El pianista dominicano Michel Camilo actuó, si la memoria no me falla, en Zaragoza un 16 de noviembre, tal vez en que fue su último concierto en la ciudad. Hasta el viernes pasado, claro, otro 16 de noviembre (el destino es caprichoso), que subió al escenario de la sala Multiusos del Auditorio de Zaragoza como si el tiempo se hubiera detenido. Para bien, vaya. O sea: detenido el tiempo, pero no el tempo, pues Camilo sigue siendo el pianista más rápido de las grandes llanuras del jazz. Con una ventaja sobre otros intérpretes: que la velocidad de ejecución nunca le resta sentimiento.

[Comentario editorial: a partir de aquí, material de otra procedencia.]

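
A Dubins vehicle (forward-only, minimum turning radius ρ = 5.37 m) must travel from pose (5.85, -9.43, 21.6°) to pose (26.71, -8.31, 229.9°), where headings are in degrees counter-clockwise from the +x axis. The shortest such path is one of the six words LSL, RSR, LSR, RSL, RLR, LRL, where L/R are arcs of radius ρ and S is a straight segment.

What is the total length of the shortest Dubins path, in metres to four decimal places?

31.8382 m

Let ψ = atan2(Δy, Δx) = atan2(1.12, 20.86) = 3.0733° be the start→goal bearing.
Normalize: d = |goal − start| / ρ = 20.890045/5.37 = 3.890139, α = (θ_start − ψ) mod 360° = 18.5267° = 0.323351 rad, β = (θ_goal − ψ) mod 360° = 226.8267° = 3.958872 rad.
Common terms: sin α = 0.317746, cos α = 0.948176, sin β = -0.729287, cos β = -0.684208, cos(α−β) = -0.880477, d² = 15.133180. Work in radians in the unit-radius frame; every candidate has L = ρ·(t + p + q).
LSL: p² = 2 + d² − 2cos(α−β) + 2d(sin α − sin β) = 27.040344; p = √p² = 5.200033; φ = atan2(cos β − cos α, d + sin α − sin β) = -0.319317 rad; t = (φ − α) mod 2π = 5.640517 rad, q = (β − φ) mod 2π = 4.278189 rad → L = 5.37·(5.640517 + 5.200033 + 4.278189) = 5.37·15.118739 = 81.187629 m
RSR: p² = 2 + d² − 2cos(α−β) + 2d(sin β − sin α) = 10.747926; p = √p² = 3.278403; φ = atan2(cos α − cos β, d − sin α + sin β) = 0.521199 rad; t = (α − φ) mod 2π = 6.085338 rad, q = (φ − β) mod 2π = 2.845512 rad → L = 5.37·(6.085338 + 3.278403 + 2.845512) = 5.37·12.209253 = 65.563687 m
LSR: p² = d² − 2 + 2cos(α−β) + 2d(sin α + sin β) = 8.170321; p = √p² = 2.858377; φ = atan2(−cos α − cos β, d + sin α + sin β) − atan2(−2, p) = 0.534785 rad; t = (φ − α) mod 2π = 0.211433 rad, q = (φ − β) mod 2π = 2.859098 rad → L = 5.37·(0.211433 + 2.858377 + 2.859098) = 5.37·5.928909 = 31.838239 m
RSL: p² = d² − 2 + 2cos(α−β) − 2d(sin α + sin β) = 14.574130; p = √p² = 3.817608; φ = atan2(cos α + cos β, d − sin α − sin β) − atan2(2, p) = -0.421288 rad; t = (α − φ) mod 2π = 0.744639 rad, q = (β − φ) mod 2π = 4.380160 rad → L = 5.37·(0.744639 + 3.817608 + 4.380160) = 5.37·8.942407 = 48.020727 m
RLR: c = (6 − d² + 2cos(α−β) + 2d(sin α − sin β))/8 = -0.343491; p = 2π − arccos c = 4.361758 rad; φ = atan2(cos α − cos β, d − sin α + sin β) = 0.521199 rad; t = (α − φ + p/2) mod 2π = 1.983031 rad, q = (α − β − t + p) mod 2π = 5.026391 rad → L = 5.37·(1.983031 + 4.361758 + 5.026391) = 5.37·11.371180 = 61.063236 m
LRL: c = (6 − d² + 2cos(α−β) − 2d(sin α − sin β))/8 = -2.380043, |c| > 1 → infeasible
Shortest: LSR with L = 31.838239 m ≈ 31.8382 m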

Camilo es rápido, pero también exuberante, con un ataque brutal y un conocimiento extraordinario de todas las músicas que han sido y son. Se le suele presentar como un intérprete de jazz latino, pero esa es una taxonomía reduccionista: Camilo lo toca todo, y todo lo toca bien. Latino, sin duda: su alma y sus dedos caribeños crean piezas tan arrebatadoras como From Within, con un tumbao que mata; pero también puede pasearse por las armonías de la música clásica y por las páginas de la historia del jazz y del blues sin que se le fundan los plomos ni se le altere el pulso; e incluso se acerca, si le apetece, a los compositores españoles y al flamenco. Y en muchas ocasiones ocurre todo eso en una misma pieza.

Y es que diríase que Michel Camilo construye la canción mientras la toca; sí, parte evidentemente de unos patrones previos, pero sobre ellos crea un gozoso universo global.

Toca Camilo, arde el piano y se enciende el público. ¡Que llamen a los bomberos, oiga! El viernes, su piano (no fue culpa suya) sonó un poco bronco, algo opaco; claro que uno se olvida de esas cosas cuando las teclas empiezan a echar fuego. Anunció que basaría el concierto en su álbum de directo Live In London, y así fue; en parte, claro. De ese disco Tocó cosas como Island Beat, The Frim Fram Sauce y un medley agitador en el que no faltó Caravan; pero fue más allá con piezas como Take Five (Paul Desmond), East Of Sun (Charlie Parker) y Paprika. Si el viajero de The Time Machine, de H. G. Wells, tenía, de alguna forma, el tiempo en sus manos; Michel tiene en las suyas, sin moverse del escenario, el tempo de la música. Y los que viajamos somos los espectadores. ¡Este Camilo es la caña!